Ortada olan diğer bir husus ise Irak güçlerinin ve onların koalisyon müttefiklerinin, öncekilere kıyasla çok daha ağır müdahalelerde bulunuyor olması. Şehrin doğu yakasının ele geçirilmesinde kullanılana kıyasla çok daha ağır toplar kullanılıyor. Bu durum, batı yakasında daha büyük bir sivil nüfus bulunduğu gerçeğiyle birleşince, çok sayıda sivil zayiatı anlamına geldi.

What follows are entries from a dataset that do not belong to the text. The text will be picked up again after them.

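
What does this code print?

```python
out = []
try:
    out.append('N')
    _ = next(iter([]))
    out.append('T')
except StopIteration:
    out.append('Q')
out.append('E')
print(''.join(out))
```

Execution trace: 'N' (try body) → 'Q' (except StopIteration) → 'E' (after the try/except). Output: NQE

Answer: NQE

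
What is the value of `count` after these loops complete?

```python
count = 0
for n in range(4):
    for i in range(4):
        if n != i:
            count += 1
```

4² - 4 (exclude diagonal)
`count` takes the values: 0 → 1 → 2 → 3 → 4 → 5 → 6 → 7 → 8 → 9 → 10 → 11 → 12

Answer: 12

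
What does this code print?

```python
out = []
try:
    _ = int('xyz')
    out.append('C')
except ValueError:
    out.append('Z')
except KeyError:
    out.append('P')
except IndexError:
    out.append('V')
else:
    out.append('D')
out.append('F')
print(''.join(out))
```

Execution trace: 'Z' (except ValueError) → 'F' (after the try/except). Output: ZF

Answer: ZF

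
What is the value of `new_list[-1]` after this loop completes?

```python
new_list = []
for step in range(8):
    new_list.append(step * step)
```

Last element of squares 0 to 7
`new_list` takes the values: [] → [0] → [0, 1] → [0, 1, 4] → [0, 1, 4, 9] → [0, 1, 4, 9, 16] → [0, 1, 4, 9, 16, 25] → [0, 1, 4, 9, 16, 25, 36] → [0, 1, 4, 9, 16, 25, 36, 49]
So `new_list[-1]` = 49

Answer: 49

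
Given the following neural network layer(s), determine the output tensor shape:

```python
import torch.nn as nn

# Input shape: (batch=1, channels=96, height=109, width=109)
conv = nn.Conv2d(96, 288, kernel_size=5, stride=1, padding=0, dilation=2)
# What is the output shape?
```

Input: (1, 96, 109, 109) -> Output: (1, 288, 101, 101)

Answer: (1, 288, 101, 101)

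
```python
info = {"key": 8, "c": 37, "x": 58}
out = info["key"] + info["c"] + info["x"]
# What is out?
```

Trace:
`info = {"key": 8, "c": 37, "x": 58}` → info = {'key': 8, 'c': 37, 'x': 58}
`out = info["key"] + info["c"] + info["x"]` → out = 103
So out = 103

Answer: 103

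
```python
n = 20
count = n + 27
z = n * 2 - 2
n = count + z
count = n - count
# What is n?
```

Trace:
`n = 20` → n = 20
`count = n + 27` → count = 47
`z = n * 2 - 2` → z = 38
`n = count + z` → n = 85
`count = n - count` → count = 38
So n = 85

Answer: 85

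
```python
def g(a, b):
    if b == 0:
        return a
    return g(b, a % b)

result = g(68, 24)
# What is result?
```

g(68, 24) -> g(24, 20) -> g(20, 4) -> g(4, 0) -> 4

Answer: 4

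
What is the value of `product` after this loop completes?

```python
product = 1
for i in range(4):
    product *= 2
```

2^4 = 16
`product` takes the values: 1 → 2 → 4 → 8 → 16

Answer: 16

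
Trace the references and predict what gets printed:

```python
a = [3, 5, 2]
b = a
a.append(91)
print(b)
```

Key concept: basic list aliasing.
Step by step:
`a = [3, 5, 2]` → a = [3, 5, 2]
`b = a` → b = [3, 5, 2] (same object as a)
`a.append(91)` → a = [3, 5, 2, 91] (same object as b); b = [3, 5, 2, 91] (same object as a)
`print(b)` → prints [3, 5, 2, 91]

Answer: [3, 5, 2, 91]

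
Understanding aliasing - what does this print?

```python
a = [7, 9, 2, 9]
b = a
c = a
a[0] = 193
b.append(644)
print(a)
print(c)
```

Key concept: multiple aliases.
Step by step:
`a = [7, 9, 2, 9]` → a = [7, 9, 2, 9]
`b = a` → b = [7, 9, 2, 9] (same object as a)
`c = a` → c = [7, 9, 2, 9] (same object as a, b)
`a[0] = 193` → a = [193, 9, 2, 9] (same object as b, c); b = [193, 9, 2, 9] (same object as a, c); c = [193, 9, 2, 9] (same object as a, b)
`b.append(644)` → a = [193, 9, 2, 9, 644] (same object as b, c); b = [193, 9, 2, 9, 644] (same object as a, c); c = [193, 9, 2, 9, 644] (same object as a, b)
`print(a)` → prints [193, 9, 2, 9, 644]
`print(c)` → prints [193, 9, 2, 9, 644]

Answer:
[193, 9, 2, 9, 644]
[193, 9, 2, 9, 644]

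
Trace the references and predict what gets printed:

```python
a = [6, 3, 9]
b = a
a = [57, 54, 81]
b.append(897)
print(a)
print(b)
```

Key concept: rebinding vs mutation: a is rebound to a new list, b still points at the original.
Step by step:
`a = [6, 3, 9]` → a = [6, 3, 9]
`b = a` → b = [6, 3, 9] (same object as a)
`a = [57, 54, 81]` → a = [57, 54, 81]
`b.append(897)` → b = [6, 3, 9, 897]
`print(a)` → prints [57, 54, 81]
`print(b)` → prints [6, 3, 9, 897]

Answer:
[57, 54, 81]
[6, 3, 9, 897]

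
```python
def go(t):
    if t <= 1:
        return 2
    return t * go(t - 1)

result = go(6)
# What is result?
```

go(6) = 6 * 5 * 4 * 3 * 2 * 2 = 1440

Answer: 1440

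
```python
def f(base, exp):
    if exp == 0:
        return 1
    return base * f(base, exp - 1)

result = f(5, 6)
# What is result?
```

f(5, 6) = 5 * 5 * 5 * 5 * 5 * 5 = 15625

Answer: 15625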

Kaçan siviller ölümle yüz yüze
Operasyonun başlangıcından itibaren yaklaşık 50 bin sivil batı Musul ve çevre köylerden kaçtı. Bu rakamın, mücadele kızıştıkça ve nüfusun daha yoğun olduğu şehir merkezine doğru gidildikçe yaklaşık 250 bine yükseleceği tahmin ediliyor. Ancak kaçmak kolay değil; DAEŞ, sivil halkı evlerinden zorla çıkartarak, canlı kalkan olarak kullanmak üzere diğer mahallelere taşıyor. Kaçtığı fark edilen herkes DAEŞ topçusunun veya keskin nişancılarının hedefi oluyor. Bütün bunlar ise bu fakir sivillerin kendilerini içinde buldukları insani felaketi daha da kötüleştiriyor; gelen haberlere göre şeker, patates ve pirinç gibi temel gıda maddelerinin fiyatı iki katına çıkmış durumda.

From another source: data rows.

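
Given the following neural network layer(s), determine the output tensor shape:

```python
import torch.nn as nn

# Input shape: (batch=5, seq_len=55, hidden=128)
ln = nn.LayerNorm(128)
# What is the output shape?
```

Input: (5, 55, 128) -> Output: (5, 55, 128)

Answer: (5, 55, 128)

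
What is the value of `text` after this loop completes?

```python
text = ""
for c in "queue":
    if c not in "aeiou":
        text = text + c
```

Remove vowels from 'queue'
`text` takes the values: "" → "q"

Answer: "q"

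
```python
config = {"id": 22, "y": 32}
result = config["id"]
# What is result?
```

Trace:
`config = {"id": 22, "y": 32}` → config = {'id': 22, 'y': 32}
`result = config["id"]` → result = 22
So result = 22

Answer: 22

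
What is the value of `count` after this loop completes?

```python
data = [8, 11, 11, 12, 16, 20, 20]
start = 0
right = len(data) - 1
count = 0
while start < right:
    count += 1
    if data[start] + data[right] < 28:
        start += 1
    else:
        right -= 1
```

Steps to find pair summing to 28
`count` takes the values: 0 → 1 → 2 → 3 → 4 → 5 → 6

Answer: 6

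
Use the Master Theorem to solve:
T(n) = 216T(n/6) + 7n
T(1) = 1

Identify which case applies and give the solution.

a=216, b=6, f(n)=7n. log_6(216) = 3. Since c=1 < 3, Case 1 applies: T(n) = Θ(n^log_b(a)) = O(n^3).

Answer: O(n^3) - Case 1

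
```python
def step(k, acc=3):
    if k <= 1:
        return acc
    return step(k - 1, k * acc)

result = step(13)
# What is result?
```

Accumulator trace (n, acc): (13, 3) -> (12, 39) -> (11, 468) -> (10, 5148) -> (9, 51480) -> (8, 463320) -> (7, 3706560) -> (6, 25945920) -> (5, 155675520) -> (4, 778377600) -> (3, 3113510400) -> (2, 9340531200) -> (1, 18681062400) -> return 18681062400

Answer: 18681062400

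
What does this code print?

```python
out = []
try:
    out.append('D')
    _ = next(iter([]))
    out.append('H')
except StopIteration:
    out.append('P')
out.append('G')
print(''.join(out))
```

Execution trace: 'D' (try body) → 'P' (except StopIteration) → 'G' (after the try/except). Output: DPG

Answer: DPG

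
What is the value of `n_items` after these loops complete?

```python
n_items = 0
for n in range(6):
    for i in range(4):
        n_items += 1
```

6 * 4 = 24
`n_items` takes the values: 0 → 1 → 2 → 3 → 4 → 5 → 6 → 7 → 8 → 9 → 10 → 11 → 12 → 13 → 14 → 15 → 16 → 17 → 18 → 19 → 20 → 21 → 22 → 23 → 24

Answer: 24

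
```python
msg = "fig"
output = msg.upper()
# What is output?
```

Trace:
`msg = "fig"` → msg = 'fig'
`output = msg.upper()` → output = 'FIG'
So output = 'FIG'

Answer: 'FIG'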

Operasyona biçilen tarih gerçekçi değil
Musul'u tamamen geri alma mücadelesi uzun ve zorlu olacak. Trump yönetiminin, Korgeneral Townsend'e ve Iraklı yetkililere, Musul operasyonunun paskalyaya kadar bitmesinin beklendiğini bildirdiği söyleniyor. Askeri kaynakların da kabul ettiği üzere, bu neredeyse imkansız; mücadele büyük ihtimalle Haziran ortalarına kadar sürecek.
DAEŞ'i savaş meydanında yenmek, problemin sadece yarısı. Iraklı yetkililer ve koalisyon ortakları, şehirde sonradan bir ayaklanma başlatabilecek ve daimi bir tehdit teşkil edecek uyuyan hücreler kalmadığından emin olmalı. Musul'un sakinlerini yetkilendirilmesi ve eski Başbakan Nuri Maliki'nin mezhepçi politikalarına dönülmemesi için büyük çaba ortaya koymalılar. Maliki'nin bariz şekilde mezhepçi olan gündemi ve Sünni toplumu marjinalleştirmesi, radikalleşmeyi iyice körüklemiş ve DAEŞ'in yükselişinde rol oynamıştı. Bu hedeflere varmak için, şehrin güvenliğini ve idaresini yine şehrin sakinlerine bırakmalılar. Bir şehri, oralı olup da onu en iyi bilenlerden daha iyi kim idare edip koruyabilir ki?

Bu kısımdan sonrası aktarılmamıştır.